13 percent of the users fail to protect their computers against e-mail attachments, while 11 percent of the botnets systems come from operating system exploits. In addition, 9 percent of the infected users claim that they were attacked by the files they had downloaded from the web.

"Currently, the most dangerous infection method is surfing to an infected webpage. Indications of a bot on your computer include e.g.: Slow Internet connection, strange browser behavior (home page change, new windows, unknown plug-ins), disabled anti-virus software; unknown autostart programs etc," ENISA noted in the report.

Obviously, we all need powerful technologies to block these attacks and protect our computers from becoming important components of the large malicious botnets. "ENISA therefore calls for a more coordinated, cross country cooperation among multi-national law enforcement agencies, Internet Service Providers (ISPs) and software vendors.

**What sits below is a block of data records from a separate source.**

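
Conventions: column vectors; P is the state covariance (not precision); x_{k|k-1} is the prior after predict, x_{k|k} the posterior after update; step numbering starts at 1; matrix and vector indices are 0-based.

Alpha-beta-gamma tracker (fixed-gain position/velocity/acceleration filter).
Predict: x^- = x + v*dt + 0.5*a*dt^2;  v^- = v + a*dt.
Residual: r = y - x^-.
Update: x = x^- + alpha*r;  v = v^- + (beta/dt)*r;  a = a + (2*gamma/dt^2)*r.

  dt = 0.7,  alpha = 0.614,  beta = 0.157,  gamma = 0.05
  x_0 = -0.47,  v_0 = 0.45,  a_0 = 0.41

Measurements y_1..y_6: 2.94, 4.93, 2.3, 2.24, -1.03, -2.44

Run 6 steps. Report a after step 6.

step 1: x_pred=-0.0545  r=2.9945  x^+=1.7841  v^+=1.4086  a^+=1.0211
step 2: x_pred=3.0203  r=1.9097  x^+=4.1929  v^+=2.5517  a^+=1.4109
step 3: x_pred=6.3247  r=-4.0247  x^+=3.8536  v^+=2.6367  a^+=0.5895
step 4: x_pred=5.8436  r=-3.6036  x^+=3.6310  v^+=2.2410  a^+=-0.1459
step 5: x_pred=5.1640  r=-6.1940  x^+=1.3609  v^+=0.7497  a^+=-1.4100
step 6: x_pred=1.5402  r=-3.9802  x^+=-0.9036  v^+=-1.1301  a^+=-2.2223

a_post = -2.2223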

More structure and more resources are needed. Education of the everyday user in detecting malicious activity in their computers is a key measure," the agency continued.

The botnets are large networks, containing infected computers from all over the world, which can be used by the attackers to conduct attacks over a certain target. Since they are usually installed without users' approval, only some of the consumers discover the infection and manage to stop and remove it from the computer.